How I (finally) got into crypto, 50 years on
My first experience with crypto(graphy) came when I was coming to the end of my primary school years and my subscription to the World Of Wonder weekly magazine.
I don’t have any copies to hand, but I do remember the extraordinary (and illustrated) story of Chinese ‘coders’ thousands of years ago who would have their bald head daubed with temporary ink that would be covered when their hair grew back.
Then they would travel to wherever, the ink bearing a message that the recipient would read after the messenger’s head was shaved at journey’s end.
Memory is, of course, subjective and a personal bargain with the past, so I have non-total recall of why such messages were created, but presumably it was to do with money or war, such were the pursuits of the day, all of which seems depressingly familiar.
But it must have been worth it for such a long transaction to complete. The Chinese, however, have always thought long-term. When Chairman Mao was asked for his opinion of the French Revolution, he replied that it was ‘too soon’ to know.
There was no more crypto(graphy) for decades until I read The Holy Blood And The Holy Grail, the infinitely more interesting, authentic and well-written precursor to the execrable The Da Vinci Code.
This was my introduction to the world’s first bankers, the Knights Templar and the European mysteries of crypto(graphy) where traders could travel between cities such as Venice and Siena with codes that only the Knights Templar could decipher at either end of the journey… and hand over money or FUNGIBLE tokens.
The story was so compelling that we even named a privacy DeFi organisation Sienna Network on the back of that story, but that’s another story and one that is too self-reverential to be mentioned here. I just did? Oh, you’re right. Sorry about that.
So, after much digression, when did I first get interested in what is now known as crypto without the ‘graphy’?
Well, it took quite a time. I used to work for a Brighton games company 12 years ago and I was familiar with Bitcoin, but I just associated it with the mad nerds who worked there and who never had a newspaper to borrow when I skived in the toilet.
As a lunchtime adopter to technology, as opposed to an early one, I was never quick on the new technology uptake and as a young parent more concerned with the mortgage, there was never enough time to register ‘Bitcoin-As-A-Thing’ especially when I took a job in London.

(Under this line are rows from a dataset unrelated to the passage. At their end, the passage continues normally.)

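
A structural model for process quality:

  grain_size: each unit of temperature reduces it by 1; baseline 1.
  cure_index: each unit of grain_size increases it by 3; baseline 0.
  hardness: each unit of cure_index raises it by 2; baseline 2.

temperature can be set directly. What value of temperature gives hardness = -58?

temperature = 11

Substituting into the cure_index equation gives cure_index = -3*temperature + 3.
hardness becomes -6*temperature + 8.
Solve -6*temperature + 8 = -58: temperature = (-58 - 8) / -6 = 11.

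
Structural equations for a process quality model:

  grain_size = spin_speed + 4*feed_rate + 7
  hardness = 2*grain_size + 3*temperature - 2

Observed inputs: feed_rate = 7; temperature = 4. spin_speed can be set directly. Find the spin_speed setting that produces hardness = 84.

Substituting into the grain_size equation gives grain_size = spin_speed + 35.
hardness becomes 2*spin_speed + 80.
Solve 2*spin_speed + 80 = 84: spin_speed = (84 - 80) / 2 = 2.

spin_speed = 2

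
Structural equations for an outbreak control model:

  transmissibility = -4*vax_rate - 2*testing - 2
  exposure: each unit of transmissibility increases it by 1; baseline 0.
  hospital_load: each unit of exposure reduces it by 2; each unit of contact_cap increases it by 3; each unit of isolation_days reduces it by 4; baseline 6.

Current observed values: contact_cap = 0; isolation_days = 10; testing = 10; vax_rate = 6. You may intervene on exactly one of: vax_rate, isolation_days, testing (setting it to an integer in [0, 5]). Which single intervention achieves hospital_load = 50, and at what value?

set vax_rate = 5

Intervening on vax_rate: with other inputs at their observed values, hospital_load = 8*vax_rate + 10. Solving for 50 gives vax_rate = 5, within [0, 5].
Intervening on isolation_days: hospital_load = -4*isolation_days + 98. Reaching 50 requires isolation_days = 12, outside [0, 5].
Intervening on testing: hospital_load = 4*testing + 18. Reaching 50 requires testing = 8, outside [0, 5].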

Life weaved wicked and wonderful ways until in 2017 I took a terrifying flight with some friends to the wonderful Lambay Island off the coast of Dublin that was trying to brand itself as a tech retreat.

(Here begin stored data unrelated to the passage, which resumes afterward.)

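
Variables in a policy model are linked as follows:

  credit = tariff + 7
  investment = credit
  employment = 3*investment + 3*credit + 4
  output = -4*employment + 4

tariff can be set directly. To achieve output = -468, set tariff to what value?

tariff = 12

Substituting into the investment equation gives investment = tariff + 7.
This gives employment = 6*tariff + 46.
This gives output = -24*tariff - 180.
Solve -24*tariff - 180 = -468: tariff = (-468 + 180) / -24 = 12.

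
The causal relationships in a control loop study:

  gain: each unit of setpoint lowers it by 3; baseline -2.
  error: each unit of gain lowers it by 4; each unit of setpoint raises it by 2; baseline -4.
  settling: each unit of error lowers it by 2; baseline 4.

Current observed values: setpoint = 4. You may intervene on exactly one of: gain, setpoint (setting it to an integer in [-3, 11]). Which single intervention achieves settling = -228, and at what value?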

A friend of mine on the flight had been before for a ‘crypto weekend’ and he said that he had that lightbulb moment when he was there and passed it on to me as a form of osmosis.

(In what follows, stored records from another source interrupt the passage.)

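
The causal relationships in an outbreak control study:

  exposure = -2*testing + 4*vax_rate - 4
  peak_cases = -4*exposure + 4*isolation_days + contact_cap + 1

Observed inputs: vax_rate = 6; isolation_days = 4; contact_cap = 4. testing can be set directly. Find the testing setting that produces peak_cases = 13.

testing = 9

Substituting into the exposure equation gives exposure = -2*testing + 20.
peak_cases becomes 8*testing - 59.
Solve 8*testing - 59 = 13: testing = (13 + 59) / 8 = 9.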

I knew I had missed the Bitcoin-boat, so I looked at the next best thing and even a latecomer like me could see the potential with Ethereum because things could be built on it, unlike Bitcoin.
So, I tinkered, mostly terrified by all the private and public keys, wishing that I could just tattoo them on my head with Indian ink and only access them when I shaved my head.
An absolute neophyte, but I was quick to layman-learn and before long I had notched up stupidly high profits, which I even cashed in a couple of times because otherwise it just didn’t seem real.
Then the inevitable mistake of the newcomer. Hackers stole 163 Ethereum from my cold wallet and took them to the Binance exchange, where they stayed for two weeks even though I told Binance what had happened and Binance refused to block the transaction.
Not exactly what I thought ‘blockchain’ was meant to represent.
Three years on and I’m still trying to get it back because the £25K that was stolen is now worth £450K. No surprises that I walked away from crypto at that point believing it to be a nest of vipers and scammers with risible security.
But under lockdown I set up a crypto podcast with two smart people and interviewed some of the biggest names in crypto and realised that things had moved on and some very smart and intellectual people were now involved, not just lucky nerds. Sorry, nerds, but you know what I mean.
I went back in, believing Bitcoin and Ethereum to be at ridiculously low prices and it came to pass that I was back in substantial profit again and Coinbase as an exchange appeared to be much more sophisticated in comparison to Binance’s.
So that’s why I’m back 50 years later, intrigued by protocols, cross-commutation platforms, DeFi and privacy, although less so by the NFTs, the bloody metaverses and Web3.
Five decades is a long time to not really be interested in something, but getting into crypto in the 1970s seems like a good-enough reason to come back to it.
I don’t think I’m going anywhere soon. ‘The World of Wonder’ is no longer a kids’ magazine, it’s real life… and I’ve grown to love it.